ESPN made only eight of the 10 parts available for review, a byproduct of moving up the premiere date from June to help fill its pandemic programming void. The series is launching before the final two hours have been completed.
So while we know how it ends, we can only guess in what light those events will be cast.
Krause — who died in 2017, six months before Hehir secured Jordan’s cooperation — is one of the few principals who wasn’t interviewed for the project. The Bulls GM is heard and seen in archival materials but often shown on the fringes and a target of derision.
Even those who would cast him as a villain, however, may find it uncomfortable watching Krause hooted down as he attempts to join a team celebration dancing aboard a charter flight.
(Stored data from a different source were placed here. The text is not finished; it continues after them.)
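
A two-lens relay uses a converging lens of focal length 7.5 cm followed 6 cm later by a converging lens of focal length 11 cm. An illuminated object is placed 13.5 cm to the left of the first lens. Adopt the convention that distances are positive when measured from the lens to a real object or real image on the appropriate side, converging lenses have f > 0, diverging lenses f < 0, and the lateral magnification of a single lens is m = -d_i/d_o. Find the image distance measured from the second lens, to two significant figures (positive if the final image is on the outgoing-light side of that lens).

5.5 cm

Lens 1: 1/d_i1 = 1/f_1 - 1/d_o1 = 1/7.5 - 1/13.5 = 0.05926 cm^-1, so d_i1 = 16.875 cm.
Since 16.875 cm > 6 cm, the first image lies past the second lens and serves as a virtual object: d_o2 = L - d_i1 = -10.875 cm.
Lens 2: 1/d_i2 = 1/f_2 - 1/d_o2 = 1/11 - 1/(-10.875) = 0.18286 cm^-1, so d_i2 = 5.469 cm.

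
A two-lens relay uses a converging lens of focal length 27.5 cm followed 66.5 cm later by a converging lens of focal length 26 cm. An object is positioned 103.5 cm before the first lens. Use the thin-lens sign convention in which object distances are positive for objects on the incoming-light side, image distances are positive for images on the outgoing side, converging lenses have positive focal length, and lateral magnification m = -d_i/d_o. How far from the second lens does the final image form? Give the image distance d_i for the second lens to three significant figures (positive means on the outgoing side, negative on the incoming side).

Lens 1: 1/d_i1 = 1/f_1 - 1/d_o1 = 1/27.5 - 1/103.5 = 0.02670 cm^-1, so d_i1 = 37.451 cm.
That image sits 29.049 cm in front of the second lens, so d_o2 = 29.049 cm.
Lens 2: 1/d_i2 = 1/f_2 - 1/d_o2 = 1/26 - 1/(29.049) = 0.00404 cm^-1, so d_i2 = 247.687 cm.

248 cm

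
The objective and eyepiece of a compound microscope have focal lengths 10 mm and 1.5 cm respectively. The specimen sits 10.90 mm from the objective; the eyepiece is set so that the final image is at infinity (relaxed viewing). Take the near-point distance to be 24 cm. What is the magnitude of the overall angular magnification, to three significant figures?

178

Convert to cm: f_obj = 10 mm = 1 cm; d_o = 10.90 mm = 1.09 cm.
Objective: 1/d_i = 1/f_obj - 1/d_o = 1/1 - 1/1.09 = 0.08257 cm^-1, so d_i = 12.111 cm.
m_obj = -d_i/d_o = -12.111/1.09 = -11.111.
Eyepiece angular magnification (image at infinity): M_eye = D/f_e = 24/1.5 = 16.000.
Overall M = m_obj x M_eye = (-11.111)(16.000) = -177.78.
|M| = 177.78.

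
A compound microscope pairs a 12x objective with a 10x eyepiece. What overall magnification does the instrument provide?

120

The overall magnification of a compound microscope is the product of the objective and eyepiece magnifications:
M = M_obj x M_eye = 12 x 10 = 120.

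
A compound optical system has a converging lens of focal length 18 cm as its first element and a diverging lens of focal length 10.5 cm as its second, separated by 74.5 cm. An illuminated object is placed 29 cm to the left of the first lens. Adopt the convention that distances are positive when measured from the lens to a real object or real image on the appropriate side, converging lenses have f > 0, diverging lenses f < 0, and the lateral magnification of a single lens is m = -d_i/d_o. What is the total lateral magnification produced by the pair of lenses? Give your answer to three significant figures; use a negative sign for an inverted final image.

Applying the thin-lens equation to the first lens, 1/18 = 1/29 + 1/d_i1, which gives d_i1 = 47.455 cm.
Its lateral magnification is m_1 = -d_i1/d_o1 = -(47.455)/29 = -1.6364.
That image sits 27.045 cm in front of the second lens, so d_o2 = 27.045 cm.
Applying the thin-lens equation again with f_2 = -10.5 cm and d_o2 = 27.045 cm gives d_i2 = -7.564 cm.
m_2 = -(-7.564)/(27.045) = 0.2797.
Total m = m_1 x m_2 = (-1.6364)(0.2797) = -0.4576.

-0.458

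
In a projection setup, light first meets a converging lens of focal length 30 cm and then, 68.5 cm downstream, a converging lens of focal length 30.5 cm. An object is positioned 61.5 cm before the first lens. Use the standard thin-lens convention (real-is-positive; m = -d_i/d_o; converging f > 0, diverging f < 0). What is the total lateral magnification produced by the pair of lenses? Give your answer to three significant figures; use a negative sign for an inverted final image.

-1.41

First lens: d_i1 = 1/(1/30 - 1/61.5) = 58.571 cm.
m_1 = -(58.571)/61.5 = -0.9524.
Object distance for lens 2: d_o2 = 68.5 - 58.571 = 9.929 cm.
Second lens: d_i2 = 1/(1/30.5 - 1/(9.929)) = -14.720 cm.
m_2 = -(-14.720)/(9.929) = 1.4826.
The system's lateral magnification is m_1 m_2 = (-0.9524)(1.4826) = -1.4120.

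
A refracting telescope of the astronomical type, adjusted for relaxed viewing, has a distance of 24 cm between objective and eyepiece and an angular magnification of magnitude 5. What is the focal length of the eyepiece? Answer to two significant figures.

4.0 cm

In normal adjustment the tube length equals f_obj + f_eye and |M| = f_obj/f_eye.
So f_obj = 5 f_eye and 5 f_eye + f_eye = 24 cm, giving f_eye = 24/6 = 4.000 cm and f_obj = 20.000 cm.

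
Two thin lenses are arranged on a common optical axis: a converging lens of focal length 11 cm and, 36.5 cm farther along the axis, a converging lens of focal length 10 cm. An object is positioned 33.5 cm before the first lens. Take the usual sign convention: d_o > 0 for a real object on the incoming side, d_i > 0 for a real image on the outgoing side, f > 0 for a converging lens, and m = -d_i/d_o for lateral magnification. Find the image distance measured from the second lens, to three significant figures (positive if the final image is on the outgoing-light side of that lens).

19.9 cm

Lens 1: 1/d_i1 = 1/f_1 - 1/d_o1 = 1/11 - 1/33.5 = 0.06106 cm^-1, so d_i1 = 16.378 cm.
That image sits 20.122 cm in front of the second lens, so d_o2 = 20.122 cm.
Lens 2: 1/d_i2 = 1/f_2 - 1/d_o2 = 1/10 - 1/(20.122) = 0.05030 cm^-1, so d_i2 = 19.879 cm.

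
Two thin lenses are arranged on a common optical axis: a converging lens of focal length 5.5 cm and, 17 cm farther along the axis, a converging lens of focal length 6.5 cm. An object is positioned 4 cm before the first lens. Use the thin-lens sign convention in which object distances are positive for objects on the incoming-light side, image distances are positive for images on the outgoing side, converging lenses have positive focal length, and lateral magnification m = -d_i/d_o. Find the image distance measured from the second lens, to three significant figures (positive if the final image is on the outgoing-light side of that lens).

First lens: d_i1 = 1/(1/5.5 - 1/4) = -14.667 cm.
With d_i1 < 0 the first image is virtual and lies on the object side; the object distance for lens 2 is d_o2 = 17 - (-14.667) = 31.667 cm.
Second lens: d_i2 = 1/(1/6.5 - 1/(31.667)) = 8.179 cm.

8.18 cm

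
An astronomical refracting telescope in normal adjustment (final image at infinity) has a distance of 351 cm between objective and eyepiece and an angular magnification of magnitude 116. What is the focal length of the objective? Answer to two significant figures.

350 cm

In normal adjustment the tube length equals f_obj + f_eye and |M| = f_obj/f_eye.
So f_obj = 116 f_eye and 116 f_eye + f_eye = 351 cm, giving f_eye = 351/117 = 3.000 cm and f_obj = 348.000 cm.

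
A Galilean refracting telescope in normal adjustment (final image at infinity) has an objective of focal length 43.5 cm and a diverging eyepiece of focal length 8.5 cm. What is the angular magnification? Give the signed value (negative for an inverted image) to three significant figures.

5.12

M = -f_obj/f_eye = -43.5/(-8.5) = 5.118.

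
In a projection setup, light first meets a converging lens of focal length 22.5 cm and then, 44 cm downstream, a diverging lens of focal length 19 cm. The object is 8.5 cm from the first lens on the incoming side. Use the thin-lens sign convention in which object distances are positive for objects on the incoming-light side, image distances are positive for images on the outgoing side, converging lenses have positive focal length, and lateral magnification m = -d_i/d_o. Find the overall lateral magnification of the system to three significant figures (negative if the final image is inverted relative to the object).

0.398

Lens 1: 1/d_i1 = 1/f_1 - 1/d_o1 = 1/22.5 - 1/8.5 = -0.07320 cm^-1, so d_i1 = -13.661 cm.
m_1 = -(-13.661)/8.5 = 1.6071.
The intermediate image is virtual, 13.661 cm to the left of lens 1, so d_o2 = L - d_i1 = 44 - (-13.661) = 57.661 cm.
Lens 2: 1/d_i2 = 1/f_2 - 1/d_o2 = 1/(-19) - 1/(57.661) = -0.06997 cm^-1, so d_i2 = -14.291 cm.
m_2 = -(-14.291)/(57.661) = 0.2478.
Overall magnification: m = m_1 m_2 = 0.3983.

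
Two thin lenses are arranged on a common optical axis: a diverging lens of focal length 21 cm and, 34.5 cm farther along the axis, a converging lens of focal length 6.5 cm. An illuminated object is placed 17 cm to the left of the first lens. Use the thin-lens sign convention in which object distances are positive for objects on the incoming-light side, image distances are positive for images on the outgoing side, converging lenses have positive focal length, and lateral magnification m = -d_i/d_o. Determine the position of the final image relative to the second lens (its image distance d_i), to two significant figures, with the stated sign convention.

7.6 cm

Applying the thin-lens equation to the first lens, 1/(-21) = 1/17 + 1/d_i1, which gives d_i1 = -9.395 cm.
The intermediate image is virtual, 9.395 cm to the left of lens 1, so d_o2 = L - d_i1 = 34.5 - (-9.395) = 43.895 cm.
Applying the thin-lens equation again with f_2 = 6.5 cm and d_o2 = 43.895 cm gives d_i2 = 7.630 cm.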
That said, he was an easy mark to start, and he rarely did himself any favors when he dug in his heels.
Players and coaches win championships, but those with subpar organizations behind them rarely do.
Krause was at odds with Jordan, Jackson, Pippen and company, but he also brought them together and gave them a common antagonist, especially during that last season together.
It was long understood that Jordan — the gravity-defying basketball superstar hawking footwear, phone service, soft drinks, cars, underwear and fast food — had a killer instinct.
His adoring public was so dazzled by his winning smile, though, it barely acknowledged how sharp his teeth could be. “The Last Dance” is most impressive when it gets past the artifice.
Jordan’s feats are most impressive when he is shown to be human, able to bruise and be bruised. Sometimes, in fact, he’s downright mean and unapologetic.
“When people see this, they are going say: ‘Well, he wasn’t really a nice guy. He may have been a tyrant,’ ” Jordan says in an extended, emotional sound bite about pushing teammates that plays like a soliloquy. “Well, that’s you — because you never won anything.”
Stubborn as a bull, still, and yet so, so great.